La difficulté consiste à ne pas perdre nos valeurs dans un cadre matériel et technique dont le renouvellement est irréversible ; mais il ne faut pas confondre les valeurs, qui sont permanentes, avec les conditions toujours variables dans lesquelles elles s’exercent.

Si l'on prend un peu de distance et que l'on observe Ségolène comme le président Sarkozy, quelque part on sent qu'ils sont de leur siècle...et leur tâtonnement se justifie s’ ils veulent faire autre chose.

La gauche autrefois « progressiste »a une fâcheuse tendance, aujourd’hui, au "autrefois, c'était mieux", "maintenons nos avantages acquis", à limiter sa pensée politique au discours syndical d’il y a un demi-siècle : paresse intellectuelle qu'elle doit combattre pour ne pas se ringardiser.

Il est clair que nous sommes à l'heure des expérimentations. L'horizon c'est la France, notre peuple, nous-mêmes : et non pas de gagner une élection – ce qui ne change rien.


10.Posté par Marcel M le 20/07/2007 22:50
Oui.Pas de retrait ni de retraite.Il faut évidemment continuer, mais sans le PS ni aucun de ses chefs de file. La logique d'Epinay s'est fini.Mitterrand n'est plus une référence.L'histoire dira peut-être que Ségolène Royal n'aura"dansé qu'un seul été".Votre expérience, votre tenacité,la fondation Res publica, les militants du MRC et vos sympathisants vous permettent de présenter un projet pour la France dans une logique d'appel gaullienne et une pédagogie de vérité mendésienne.Bon courage.
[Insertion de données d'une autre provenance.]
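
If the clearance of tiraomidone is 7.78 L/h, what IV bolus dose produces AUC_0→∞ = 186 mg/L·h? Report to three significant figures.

Dose = 1450 mg

Dose_iv = CL × AUC_0→∞
     = 7.78 × 186 = 1447.08 mg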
11.Posté par Xavier DUMOULIN le 22/07/2007 08:29

"Redéfinir un socle idéologique à opposer au projet néolibéral"
Une initiative de Mémoire des luttes et d’Utopie critique. Vous trouverez la présentation de cette initiative sur le site d'Utopie critique ou sur mon blog. B Cassen et Ignacio Ramonet sont notamment à l'origine de cette initiative qui se traduira dès septembre , selon la présentation, par des rencontres et débats.
J'ai repris également les adresses de l'ensemble des sites référencés comme club pour la refondation etc. à partir de Marianne. Je souhaite que le blog de Jean Pierre reste cet outil ouvert qui nous permet une information et un échange à partir des livraisons éclairantes, utiles et régulières du Che.